About Pattern Expressions

For the pattern expressions entered for Match Expression and Transformation, the expression must be a valid regular expression as defined in:

http://docs.oracle.com/javase/6/docs/api/java/util/regex/Pattern.html

Consider the example below:

The Match Expression in the example would match a phone number in the format:

(333) 123-1234

Parentheses surround groupings that you want to reuse in the Transformation expression. A backslash marks any parenthesis that is part of the string to match. In the transformation expression, the group of three digits end up in the output of the transformed string by placing \1 in the transformation expression, which means that the first group goes there; similarly for the other groupings. The resulting, transformed phone number is 3331231234. This canonical form of a phone number is applied to all phone numbers so that they can be compared.
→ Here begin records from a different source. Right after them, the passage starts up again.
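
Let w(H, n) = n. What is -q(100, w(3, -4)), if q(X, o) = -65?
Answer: 65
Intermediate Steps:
-q(100, w(3, -4)) = -1*(-65) = 65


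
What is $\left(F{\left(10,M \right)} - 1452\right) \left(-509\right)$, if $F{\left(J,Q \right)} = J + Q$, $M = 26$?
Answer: $720744$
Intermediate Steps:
$\left(F{\left(10,M \right)} - 1452\right) \left(-509\right) = \left(\left(10 + 26\right) - 1452\right) \left(-509\right) = \left(36 - 1452\right) \left(-509\right) = \left(-1416\right) \left(-509\right) = 720744$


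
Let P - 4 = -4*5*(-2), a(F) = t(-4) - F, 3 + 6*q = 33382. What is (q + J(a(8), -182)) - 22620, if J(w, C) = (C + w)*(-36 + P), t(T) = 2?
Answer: -111365/6 ≈ -18561.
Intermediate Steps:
q = 33379/6 (q = -½ + (⅙)*33382 = -½ + 16691/3 = 33379/6 ≈ 5563.2)
a(F) = 2 - F
P = 44 (P = 4 - 4*5*(-2) = 4 - 20*(-2) = 4 + 40 = 44)
J(w, C) = 8*C + 8*w (J(w, C) = (C + w)*(-36 + 44) = (C + w)*8 = 8*C + 8*w)
(q + J(a(8), -182)) - 22620 = (33379/6 + (8*(-182) + 8*(2 - 1*8))) - 22620 = (33379/6 + (-1456 + 8*(2 - 8))) - 22620 = (33379/6 + (-1456 + 8*(-6))) - 22620 = (33379/6 + (-1456 - 48)) - 22620 = (33379/6 - 1504) - 22620 = 24355/6 - 22620 = -111365/6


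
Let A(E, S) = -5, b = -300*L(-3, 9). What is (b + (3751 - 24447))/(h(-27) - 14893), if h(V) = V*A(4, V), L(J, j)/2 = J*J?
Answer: 13048/7379 ≈ 1.7683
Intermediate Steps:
L(J, j) = 2*J² (L(J, j) = 2*(J*J) = 2*J²)
b = -5400 (b = -600*(-3)² = -600*9 = -300*18 = -5400)
h(V) = -5*V (h(V) = V*(-5) = -5*V)
(b + (3751 - 24447))/(h(-27) - 14893) = (-5400 + (3751 - 24447))/(-5*(-27) - 14893) = (-5400 - 20696)/(135 - 14893) = -26096/(-14758) = -26096*(-1/14758) = 13048/7379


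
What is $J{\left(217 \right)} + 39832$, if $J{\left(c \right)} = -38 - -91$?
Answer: $39885$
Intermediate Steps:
$J{\left(c \right)} = 53$ ($J{\left(c \right)} = -38 + 91 = 53$)
$J{\left(217 \right)} + 39832 = 53 + 39832 = 39885$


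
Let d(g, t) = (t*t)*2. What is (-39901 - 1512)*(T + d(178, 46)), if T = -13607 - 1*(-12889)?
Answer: -145525282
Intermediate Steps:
T = -718 (T = -13607 + 12889 = -718)
d(g, t) = 2*t² (d(g, t) = t²*2 = 2*t²)
(-39901 - 1512)*(T + d(178, 46)) = (-39901 - 1512)*(-718 + 2*46²) = -41413*(-718 + 2*2116) = -41413*(-718 + 4232) = -41413*3514 = -145525282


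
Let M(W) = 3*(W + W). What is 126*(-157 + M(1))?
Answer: -19026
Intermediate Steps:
M(W) = 6*W (M(W) = 3*(2*W) = 6*W)
126*(-157 + M(1)) = 126*(-157 + 6*1) = 126*(-157 + 6) = 126*(-151) = -19026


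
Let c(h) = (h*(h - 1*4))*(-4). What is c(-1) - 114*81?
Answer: -9254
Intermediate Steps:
c(h) = -4*h*(-4 + h) (c(h) = (h*(h - 4))*(-4) = (h*(-4 + h))*(-4) = -4*h*(-4 + h))
c(-1) - 114*81 = 4*(-1)*(4 - 1*(-1)) - 114*81 = 4*(-1)*(4 + 1) - 9234 = 4*(-1)*5 - 9234 = -20 - 9234 = -9254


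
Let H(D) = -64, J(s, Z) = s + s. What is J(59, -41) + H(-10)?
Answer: 54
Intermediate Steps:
J(s, Z) = 2*s
J(59, -41) + H(-10) = 2*59 - 64 = 118 - 64 = 54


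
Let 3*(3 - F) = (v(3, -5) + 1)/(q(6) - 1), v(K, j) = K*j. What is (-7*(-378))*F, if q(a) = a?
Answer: 52038/5 ≈ 10408.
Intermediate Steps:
F = 59/15 (F = 3 - (3*(-5) + 1)/(3*(6 - 1)) = 3 - (-15 + 1)/(3*5) = 3 - (-14)/(3*5) = 3 - 1/3*(-14/5) = 3 + 14/15 = 59/15 ≈ 3.9333)
(-7*(-378))*F = -7*(-378)*(59/15) = 2646*(59/15) = 52038/5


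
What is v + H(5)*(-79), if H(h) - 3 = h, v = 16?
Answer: -616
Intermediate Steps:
H(h) = 3 + h
v + H(5)*(-79) = 16 + (3 + 5)*(-79) = 16 + 8*(-79) = 16 - 632 = -616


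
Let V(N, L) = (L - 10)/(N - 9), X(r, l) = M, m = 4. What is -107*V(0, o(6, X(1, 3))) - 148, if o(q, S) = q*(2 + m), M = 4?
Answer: 1450/9 ≈ 161.11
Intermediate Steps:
X(r, l) = 4
o(q, S) = 6*q (o(q, S) = q*(2 + 4) = q*6 = 6*q)
V(N, L) = (-10 + L)/(-9 + N)
-107*V(0, o(6, X(1, 3))) - 148 = -107*(-10 + 6*6)/(-9 + 0) - 148 = -107*(-10 + 36)/(-9) - 148 = -(-107)*26/9 - 148 = -107*(-26/9) - 148 = 2782/9 - 148 = 1450/9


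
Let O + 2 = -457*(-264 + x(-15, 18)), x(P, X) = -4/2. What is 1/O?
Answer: 1/121560 ≈ 8.2264e-6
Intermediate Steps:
x(P, X) = -2 (x(P, X) = -4*½ = -2)
O = 121560 (O = -2 - 457*(-264 - 2) = -2 - 457*(-266) = -2 + 121562 = 121560)
1/O = 1/121560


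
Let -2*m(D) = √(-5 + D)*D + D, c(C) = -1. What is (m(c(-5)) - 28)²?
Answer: (55 - I*√6)²/4 ≈ 754.75 - 67.361*I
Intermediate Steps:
m(D) = -D/2 - D*√(-5 + D)/2 (m(D) = -(√(-5 + D)*D + D)/2 = -(D*√(-5 + D) + D)/2 = -(D + D*√(-5 + D))/2 = -D/2 - D*√(-5 + D)/2)
(m(c(-5)) - 28)² = (-½*(-1)*(1 + √(-5 - 1)) - 28)² = (-½*(-1)*(1 + √(-6)) - 28)² = (-½*(-1)*(1 + I*√6) - 28)² = ((½ + I*√6/2) - 28)² = (-55/2 + I*√6/2)²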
The table below shows how you might define telephone number patterns

Phone Number Storage Pattern

Match Expression

Transformation

Canonical Form Used by Discovery

(333) 123-1234

\((\d\d\d\)\s*(\d\d\d)-(\d\d\d\d)

\1\2\3

3331231234

333.123.1234

(\d\d\d)\.(\d\d\d)\.(\d\d\d\d)

\1\2\3

3331231234

333 123-1234

(\d\d\d)\s(\d\d\d)-(\d\d\d\d)

\1\2\3

3331231234

333-123-1234

(\d\d\d)-(\d\d\d)-(\d\d\d\d)

\1\2\3

3331231234

The formats of all phone numbers in your databases can be thus be normalized in an intermediate step during indexing and comparison, so that cells that contain the same phone number will match.